To achieve real parallelism with Python, the salvation is using multiple processes. Each process has its own GIL and own memory, they are not shared between processes, therefore Python processes are totally unaffected by GIL and can be parallelized as expected. So if you want to parallelize CPU-bound tasks, using multi-processing is the natural and better way to go in Python. To cooridnate cooperations/communications among processes, it is recommended to use message passing instead of shared memory model, because it is easy to do wrong with shared memory. To pass messages among processes, a common pattern is to use a message queue, for which Python provides a Queue module to do just that. Of course, you have other choices of message queues/brokers implementation like 0mq, RQ, etc.
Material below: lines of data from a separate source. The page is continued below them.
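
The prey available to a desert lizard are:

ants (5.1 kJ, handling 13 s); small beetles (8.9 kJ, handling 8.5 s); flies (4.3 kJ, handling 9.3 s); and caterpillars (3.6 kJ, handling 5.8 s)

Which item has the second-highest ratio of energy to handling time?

caterpillars

Profitability E/h (kJ/s): ants = 5.1/13 = 0.392, small beetles = 8.9/8.5 = 1.05, flies = 4.3/9.3 = 0.462, caterpillars = 3.6/5.8 = 0.621.
Ranked: small beetles > caterpillars > flies > ants.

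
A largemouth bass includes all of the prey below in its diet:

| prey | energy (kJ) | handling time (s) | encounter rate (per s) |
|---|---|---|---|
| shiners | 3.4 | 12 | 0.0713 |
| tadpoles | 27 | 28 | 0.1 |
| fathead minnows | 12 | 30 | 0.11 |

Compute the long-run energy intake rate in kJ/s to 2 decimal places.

R = (0.0713×3.4 + 0.1×27 + 0.11×12) / (1 + 0.0713×12 + 0.1×28 + 0.11×30) = 4.262/7.956 = 0.5358 kJ/s.

0.54 kJ/s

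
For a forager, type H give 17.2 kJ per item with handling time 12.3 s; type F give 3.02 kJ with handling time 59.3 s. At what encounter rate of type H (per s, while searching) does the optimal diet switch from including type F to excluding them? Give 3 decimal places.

At the threshold, the rate on type H alone equals the profitability of type F: λ·17.2/(1 + λ·12.3) = 3.02/59.3 = 0.05093.
Rearranging, λ(17.2 − 0.05093×12.3) = 0.05093, so λ = 0.05093/16.57 = 0.003073 per s.

0.003 per s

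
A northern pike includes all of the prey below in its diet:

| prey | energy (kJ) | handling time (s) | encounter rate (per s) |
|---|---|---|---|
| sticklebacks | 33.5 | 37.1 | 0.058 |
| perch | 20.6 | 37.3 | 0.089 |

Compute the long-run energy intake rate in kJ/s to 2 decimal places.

R = (0.058×33.5 + 0.089×20.6) / (1 + 0.058×37.1 + 0.089×37.3) = 3.776/6.471 = 0.5835 kJ/s.

0.58 kJ/s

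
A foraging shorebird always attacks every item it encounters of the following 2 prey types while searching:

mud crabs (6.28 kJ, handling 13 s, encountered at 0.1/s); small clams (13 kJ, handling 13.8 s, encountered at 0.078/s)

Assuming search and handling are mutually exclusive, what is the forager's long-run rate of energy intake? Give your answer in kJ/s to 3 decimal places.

0.486 kJ/s

R = Σλ_iE_i / (1 + Σλ_ih_i)
Numerator: 0.1×6.28 + 0.078×13 = 1.642
Denominator: 1 + 0.1×13 + 0.078×13.8 = 3.376
R = 1.642/3.376 = 0.4863 kJ/s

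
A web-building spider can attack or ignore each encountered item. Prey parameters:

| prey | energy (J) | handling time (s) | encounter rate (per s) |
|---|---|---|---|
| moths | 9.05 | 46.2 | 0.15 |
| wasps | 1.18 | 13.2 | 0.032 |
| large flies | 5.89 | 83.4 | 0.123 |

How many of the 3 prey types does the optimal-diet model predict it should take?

Profitabilities (E/h, J/s): moths 0.196, wasps 0.0894, large flies 0.0706. Add prey in this order while the next type's profitability exceeds the intake rate on those already taken.
Rate on top 1: 0.1712. wasps: 0.0894 < 0.1712 → exclude; stop.
Optimal diet: moths — 1 of 3 types.

1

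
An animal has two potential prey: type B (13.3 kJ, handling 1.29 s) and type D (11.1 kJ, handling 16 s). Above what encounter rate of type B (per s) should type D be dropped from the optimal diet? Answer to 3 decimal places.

0.056 per s

The zero-one rule: include type D iff E₂/h₂ > λE₁/(1+λh₁). Equality gives the switch point.
λE₁h₂ = E₂ + λE₂h₁ ⇒ λ = E₂/(E₁h₂ − E₂h₁) = 11.1/(212.8 − 14.32) = 0.05592 per s.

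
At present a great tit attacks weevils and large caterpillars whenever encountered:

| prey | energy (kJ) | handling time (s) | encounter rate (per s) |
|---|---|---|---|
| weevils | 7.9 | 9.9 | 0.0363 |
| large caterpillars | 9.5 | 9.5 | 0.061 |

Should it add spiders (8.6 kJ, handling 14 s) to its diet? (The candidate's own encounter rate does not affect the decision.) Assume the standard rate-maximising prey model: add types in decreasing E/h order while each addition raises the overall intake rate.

On weevils and large caterpillars alone, R = ΣλE/(1+Σλh) = 0.8663/1.939 = 0.4468 kJ/s.
Profitability of spiders: 8.6/14 = 0.6143 kJ/s.
Since 0.6143 > R, including spiders increases the long-run rate.

Yes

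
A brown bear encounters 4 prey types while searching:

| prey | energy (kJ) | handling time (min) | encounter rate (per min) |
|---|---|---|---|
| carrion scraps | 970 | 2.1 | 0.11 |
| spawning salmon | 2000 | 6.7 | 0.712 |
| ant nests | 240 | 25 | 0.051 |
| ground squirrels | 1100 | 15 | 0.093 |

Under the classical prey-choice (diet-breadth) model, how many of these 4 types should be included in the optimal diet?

Rank by E/h (kJ/min): carrion scraps 462, spawning salmon 299, ground squirrels 73.3, ant nests 9.6. Include each in turn until the next type's E/h falls below the running intake rate.
Rate on top 1: 86.68. spawning salmon: 299 > 86.68 → include.
Rate on top 2: 255.1. ground squirrels: 73.3 < 255.1 → exclude; stop.
Optimal diet: carrion scraps, spawning salmon — 2 of 4 types.

2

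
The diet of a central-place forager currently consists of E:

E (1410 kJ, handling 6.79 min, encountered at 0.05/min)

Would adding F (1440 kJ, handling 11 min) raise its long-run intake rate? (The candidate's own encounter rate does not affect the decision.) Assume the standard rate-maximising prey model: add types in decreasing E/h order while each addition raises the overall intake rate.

Yes

On E alone, R = ΣλE/(1+Σλh) = 70.5/1.34 = 52.63 kJ/min.
Profitability of F: 1440/11 = 130.9 kJ/min.
130.9 > 52.63, so adding F raises the average — include it.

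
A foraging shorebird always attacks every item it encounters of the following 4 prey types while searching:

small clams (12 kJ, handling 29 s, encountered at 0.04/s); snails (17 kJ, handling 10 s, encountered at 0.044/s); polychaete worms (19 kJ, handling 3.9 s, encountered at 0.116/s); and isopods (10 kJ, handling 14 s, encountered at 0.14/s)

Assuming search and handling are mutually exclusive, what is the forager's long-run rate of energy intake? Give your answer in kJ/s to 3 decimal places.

R = (0.04×12 + 0.044×17 + 0.116×19 + 0.14×10) / (1 + 0.04×29 + 0.044×10 + 0.116×3.9 + 0.14×14) = 4.832/5.012 = 0.964 kJ/s.

0.964 kJ/s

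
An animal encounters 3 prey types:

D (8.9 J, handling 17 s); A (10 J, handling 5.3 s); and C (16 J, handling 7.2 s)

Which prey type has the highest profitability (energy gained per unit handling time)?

C

In descending order of E/h:
C: 16/7.2 = 2.22 J/s
A: 10/5.3 = 1.89 J/s
D: 8.9/17 = 0.524 J/s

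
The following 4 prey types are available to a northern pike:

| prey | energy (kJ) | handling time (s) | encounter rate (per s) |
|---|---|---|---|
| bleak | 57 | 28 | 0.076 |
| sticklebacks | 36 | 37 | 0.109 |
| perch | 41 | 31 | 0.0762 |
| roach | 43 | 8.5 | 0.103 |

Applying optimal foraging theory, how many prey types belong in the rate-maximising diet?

1

Rank by E/h (kJ/s): roach 5.06, bleak 2.04, perch 1.32, sticklebacks 0.973. Include each in turn until the next type's E/h falls below the running intake rate.
Rate on top 1: 2.362. bleak: 2.04 < 2.362 → exclude; stop.
Optimal diet: roach — 1 of 4 types.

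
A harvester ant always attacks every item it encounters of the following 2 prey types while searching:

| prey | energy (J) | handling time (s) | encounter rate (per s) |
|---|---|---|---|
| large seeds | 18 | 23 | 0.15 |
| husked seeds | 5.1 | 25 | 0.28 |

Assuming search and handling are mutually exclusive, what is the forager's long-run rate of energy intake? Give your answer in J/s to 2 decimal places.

0.36 J/s

Energy encountered per unit search time: 0.15×18 + 0.28×5.1 = 4.128 J/s.
Handling time per unit search time: 0.15×23 + 0.28×25 = 10.45.
Rate = 4.128/(1 + 10.45) = 0.3605 J/s.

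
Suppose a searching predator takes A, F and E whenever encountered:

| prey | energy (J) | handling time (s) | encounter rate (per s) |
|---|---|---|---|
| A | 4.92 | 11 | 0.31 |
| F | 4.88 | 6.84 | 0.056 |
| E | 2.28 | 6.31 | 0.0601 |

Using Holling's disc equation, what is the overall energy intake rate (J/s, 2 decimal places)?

0.37 J/s

R = (0.31×4.92 + 0.056×4.88 + 0.0601×2.28) / (1 + 0.31×11 + 0.056×6.84 + 0.0601×6.31) = 1.936/5.172 = 0.3742 J/s.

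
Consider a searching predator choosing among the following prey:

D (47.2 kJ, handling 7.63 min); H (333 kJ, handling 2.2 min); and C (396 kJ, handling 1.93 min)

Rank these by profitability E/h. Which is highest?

C

Profitability E/h (kJ/min): D = 47.2/7.63 = 6.19, H = 333/2.2 = 151, C = 396/1.93 = 205.
Ranked: C > H > D.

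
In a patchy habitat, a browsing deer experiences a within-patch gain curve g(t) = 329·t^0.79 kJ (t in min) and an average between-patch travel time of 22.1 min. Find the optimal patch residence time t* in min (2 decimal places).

83.14 min

Maximise g(t)/(T+t): set derivative to zero → g'(t)(T+t) = g(t).
g'(t) = 0.79·329·t^-0.21. Setting 0.79·329·t^-0.21 = 329·t^0.79/(22.1+t) gives 0.79(22.1+t) = t, so 0.21·t = 0.79×22.1.
t* = 0.79×22.1/0.21 = 83.14 min.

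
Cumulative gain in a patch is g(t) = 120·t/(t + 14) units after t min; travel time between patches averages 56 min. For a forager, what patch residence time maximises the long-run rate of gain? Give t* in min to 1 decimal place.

Maximise g(t)/(T+t): set derivative to zero → g'(t)(T+t) = g(t).
g'(t) = 120·14/(t + 14)². Setting 120·14/(t+14)² = 120t/[(t+14)(56+t)] gives 14(56+t) = t(t+14), so t² = 14×56 = 784.
t* = √784 = 28 min.

28.0 min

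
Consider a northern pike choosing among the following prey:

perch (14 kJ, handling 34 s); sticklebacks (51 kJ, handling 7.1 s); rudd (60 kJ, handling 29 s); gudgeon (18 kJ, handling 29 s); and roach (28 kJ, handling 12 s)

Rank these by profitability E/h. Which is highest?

sticklebacks

In descending order of E/h:
sticklebacks: 51/7.1 = 7.18 kJ/s
roach: 28/12 = 2.33 kJ/s
rudd: 60/29 = 2.07 kJ/s
gudgeon: 18/29 = 0.621 kJ/s
perch: 14/34 = 0.412 kJ/s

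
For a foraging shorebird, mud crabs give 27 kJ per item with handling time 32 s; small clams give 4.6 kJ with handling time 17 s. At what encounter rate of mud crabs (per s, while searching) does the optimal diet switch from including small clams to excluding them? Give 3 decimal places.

0.015 per s

At the threshold, the rate on mud crabs alone equals the profitability of small clams: λ·27/(1 + λ·32) = 4.6/17 = 0.2706.
Rearranging, λ(27 − 0.2706×32) = 0.2706, so λ = 0.2706/18.34 = 0.01475 per s.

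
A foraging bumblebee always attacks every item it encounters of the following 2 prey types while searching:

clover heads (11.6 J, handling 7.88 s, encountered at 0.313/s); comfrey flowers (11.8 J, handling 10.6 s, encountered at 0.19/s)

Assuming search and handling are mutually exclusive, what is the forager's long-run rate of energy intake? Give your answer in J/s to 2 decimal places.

1.07 J/s

R = (0.313×11.6 + 0.19×11.8) / (1 + 0.313×7.88 + 0.19×10.6) = 5.873/5.48 = 1.072 J/s.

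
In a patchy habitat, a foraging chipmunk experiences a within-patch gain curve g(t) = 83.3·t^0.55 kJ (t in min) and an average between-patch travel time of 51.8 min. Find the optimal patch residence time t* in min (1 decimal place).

63.3 min

Optimal t* satisfies g'(t*) = g(t*)/(T + t*).
g'(t) = 0.55·83.3·t^-0.45. Setting 0.55·83.3·t^-0.45 = 83.3·t^0.55/(51.8+t) gives 0.55(51.8+t) = t, so 0.45·t = 0.55×51.8.
t* = 0.55×51.8/0.45 = 63.31 min.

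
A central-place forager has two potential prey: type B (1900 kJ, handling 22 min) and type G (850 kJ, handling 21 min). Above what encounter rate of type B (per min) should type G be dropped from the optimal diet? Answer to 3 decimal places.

The zero-one rule: include type G iff E₂/h₂ > λE₁/(1+λh₁). Equality gives the switch point.
λE₁h₂ = E₂ + λE₂h₁ ⇒ λ = E₂/(E₁h₂ − E₂h₁) = 850/(3.99e+04 − 1.87e+04) = 0.04009 per min.

0.040 per min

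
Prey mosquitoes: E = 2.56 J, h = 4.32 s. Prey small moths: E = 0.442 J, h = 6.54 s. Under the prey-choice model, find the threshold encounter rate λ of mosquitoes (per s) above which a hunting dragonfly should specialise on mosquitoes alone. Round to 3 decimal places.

The zero-one rule: include small moths iff E₂/h₂ > λE₁/(1+λh₁). Equality gives the switch point.
λE₁h₂ = E₂ + λE₂h₁ ⇒ λ = E₂/(E₁h₂ − E₂h₁) = 0.442/(16.74 − 1.909) = 0.0298 per s.

0.030 per s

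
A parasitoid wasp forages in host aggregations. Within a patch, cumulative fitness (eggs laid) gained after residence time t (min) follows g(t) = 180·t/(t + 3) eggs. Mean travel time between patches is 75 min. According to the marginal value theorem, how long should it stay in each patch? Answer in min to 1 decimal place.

Maximise g(t)/(T+t): set derivative to zero → g'(t)(T+t) = g(t).
g'(t) = 180·3/(t + 3)². Setting 180·3/(t+3)² = 180t/[(t+3)(75+t)] gives 3(75+t) = t(t+3), so t² = 3×75 = 225.
t* = √225 = 15 min.

15.0 min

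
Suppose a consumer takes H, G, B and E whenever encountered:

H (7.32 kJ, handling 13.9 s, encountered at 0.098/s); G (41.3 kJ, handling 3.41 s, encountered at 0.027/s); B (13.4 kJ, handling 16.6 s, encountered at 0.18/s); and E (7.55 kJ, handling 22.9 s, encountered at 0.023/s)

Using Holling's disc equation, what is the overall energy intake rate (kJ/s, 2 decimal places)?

R = Σλ_iE_i / (1 + Σλ_ih_i)
Numerator: 0.098×7.32 + 0.027×41.3 + 0.18×13.4 + 0.023×7.55 = 4.418
Denominator: 1 + 0.098×13.9 + 0.027×3.41 + 0.18×16.6 + 0.023×22.9 = 5.969
R = 4.418/5.969 = 0.7402 kJ/s

0.74 kJ/s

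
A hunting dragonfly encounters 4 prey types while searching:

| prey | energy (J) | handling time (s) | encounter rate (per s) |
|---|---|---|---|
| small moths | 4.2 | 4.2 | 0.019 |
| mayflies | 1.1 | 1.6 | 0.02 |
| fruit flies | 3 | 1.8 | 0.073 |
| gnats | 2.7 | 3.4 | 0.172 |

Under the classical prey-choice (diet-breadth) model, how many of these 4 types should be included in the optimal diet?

Profitabilities (E/h, J/s): fruit flies 1.67, small moths 1, gnats 0.794, mayflies 0.688. Add prey in this order while the next type's profitability exceeds the intake rate on those already taken.
Rate on top 1: 0.1936. small moths: 1 > 0.1936 → include.
Rate on top 2: 0.2467. gnats: 0.794 > 0.2467 → include.
Rate on top 3: 0.4249. mayflies: 0.688 > 0.4249 → include.
Optimal diet: fruit flies, small moths, gnats, mayflies — 4 of 4 types.

4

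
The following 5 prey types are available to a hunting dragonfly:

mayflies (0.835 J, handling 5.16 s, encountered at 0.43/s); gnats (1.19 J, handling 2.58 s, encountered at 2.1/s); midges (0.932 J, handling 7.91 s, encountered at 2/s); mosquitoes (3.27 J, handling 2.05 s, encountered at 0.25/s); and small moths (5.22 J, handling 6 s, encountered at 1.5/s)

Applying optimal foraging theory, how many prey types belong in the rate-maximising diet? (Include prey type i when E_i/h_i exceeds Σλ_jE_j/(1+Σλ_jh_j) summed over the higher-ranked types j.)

E/h in descending order: mosquitoes 1.6, small moths 0.87, gnats 0.461, mayflies 0.162, midges 0.118 J/s. The optimal diet is the largest prefix of this list for which every included type satisfies E_i/h_i > R on the types above it.
Rate on top 1: 0.5405. small moths: 0.87 > 0.5405 → include.
Rate on top 2: 0.8226. gnats: 0.461 < 0.8226 → exclude; stop.
Optimal diet: mosquitoes, small moths — 2 of 5 types.

2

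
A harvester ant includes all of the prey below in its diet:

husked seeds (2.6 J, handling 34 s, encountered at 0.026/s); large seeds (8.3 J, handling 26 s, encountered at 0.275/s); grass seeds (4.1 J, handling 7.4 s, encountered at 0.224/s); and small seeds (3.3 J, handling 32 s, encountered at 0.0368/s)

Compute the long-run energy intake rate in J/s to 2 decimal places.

R = Σλ_iE_i / (1 + Σλ_ih_i)
Numerator: 0.026×2.6 + 0.275×8.3 + 0.224×4.1 + 0.0368×3.3 = 3.39
Denominator: 1 + 0.026×34 + 0.275×26 + 0.224×7.4 + 0.0368×32 = 11.87
R = 3.39/11.87 = 0.2856 J/s

0.29 J/s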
Here are examples of using Python multiprocessing to process data:

  1. Thumper
  2. 0mq vs python Queue
  3. Intro to Parallel Programming

In conclusion, processes are more heavy-weight than threads, however it is a more general solution to Python concurrency - it can be used for both CPU-bound and I/O-bound tasks. This is NOT to justify not using multithreading techniques in Python, instead, you will need to study WHEN and HOW to use multithreading. Multi-processing on the other hand, is easier to use but has higher memory footprints. For large-scale distributed web applications, you will need to distribute tasks to different processes on different machines anyway, threads can only live within a process on one machine.